I cut him off with an emphatic shake of the head. “Nuh-uh, nah, nope. I'm not gonna leave any evidence I was here.”

He sighed, still glowing. “Fine. I'll do it the messy way, then.” He pulled something from his belt, a small white hemisphere.

“Which is?” I asked.

He reached up and carefully placed the object above the cell doorway. “Shaped charge, blow the circuit, door opens.”

“And… you just have a shaped charge ready to go?”

He shrugged, stepping away and slipping a small controller from another pouch on his belt. “I need one now, so I'd say it was a sensible preparation.” He began fiddling with the controller. “Stand back.”

“A.) That logic is terrible, and B.)-” He slammed one finger down on a trigger, and everything went white for a moment. The smell of acrid smoke immediately filled the air, and even through my scarf I still had to cough.

The explosive had gouged out a chunk of the metal wall about the size of a basketball, leaving exposed wiring sparking and smoking. The blue field blocking the cell flickered, and then shorted out entirely. Some of the other doors were flickering as well, but they all remained solid.

There was a beat of silence as the dust whirled around us. Foresight turned to me as if to say something, but before he could, a giant brown blur barrelled out of the cell and slammed into him.

I started forward, going dense, but it quickly became apparent that it wasn't an attack. It was a bear hug. The giant figure of Stonewall had lifted Foresight clear off the ground, and was squeezing him so hard it looked like he might burst.

“You all came,” he rumbled, with such sincere happiness it was hard not to smile. “Thank you.”

“You're welcome,” Foresight managed to squeak out. “Could you put me down now, please?”

“Oh,” he said, abashed, immediately loosening his grip. “Sorry.”

Foresight leant over, taking a few deep breaths. “Just don't do it again.”

I glanced up at the destroyed chunk of wall. “Shouldn't that have set off some kind of alarm?”

Stonewall spun towards me. “Who are you?” he said, alarmed. His fists clenched tightly by his sides

I unconsciously took a few steps back. “No-one important,” I said hastily. His eyes narrowed.

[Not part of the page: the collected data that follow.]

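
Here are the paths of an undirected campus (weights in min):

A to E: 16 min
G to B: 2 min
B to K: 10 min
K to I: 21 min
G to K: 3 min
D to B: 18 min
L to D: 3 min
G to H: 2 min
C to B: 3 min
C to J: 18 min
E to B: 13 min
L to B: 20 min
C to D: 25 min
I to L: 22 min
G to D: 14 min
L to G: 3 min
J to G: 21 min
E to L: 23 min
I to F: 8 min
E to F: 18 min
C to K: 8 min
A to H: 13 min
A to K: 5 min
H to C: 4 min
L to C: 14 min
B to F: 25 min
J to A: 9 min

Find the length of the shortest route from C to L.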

“She-” Foresight began to say, but he was cut off short. Abruptly, the lights above us flickered, and the exposed wiring sparked again, even harder. On a hunch, I spun around, just in time to see all the remaining shields waver one last time, then disappear.

There was a noise from behind me, one that stopped unnaturally, and I turned to find a wall of black had filled the hallway. “Oh, what?” I yelled, slamming a fist against it. “Come on!” It didn't feel like something solid when I hit it. There wasn't any connection, my hand just… stopped, like all the energy had been drained out of it.

I remembered just too late. I heard footsteps behind me, gulped, and slowly moved to face them. The woman from the other cell stood in the hallway, blood still dripping from her hands, salt still flying around her. Eyes still full of fury, and locked directly onto me.

“Hi,” I said weakly. “How's it going?”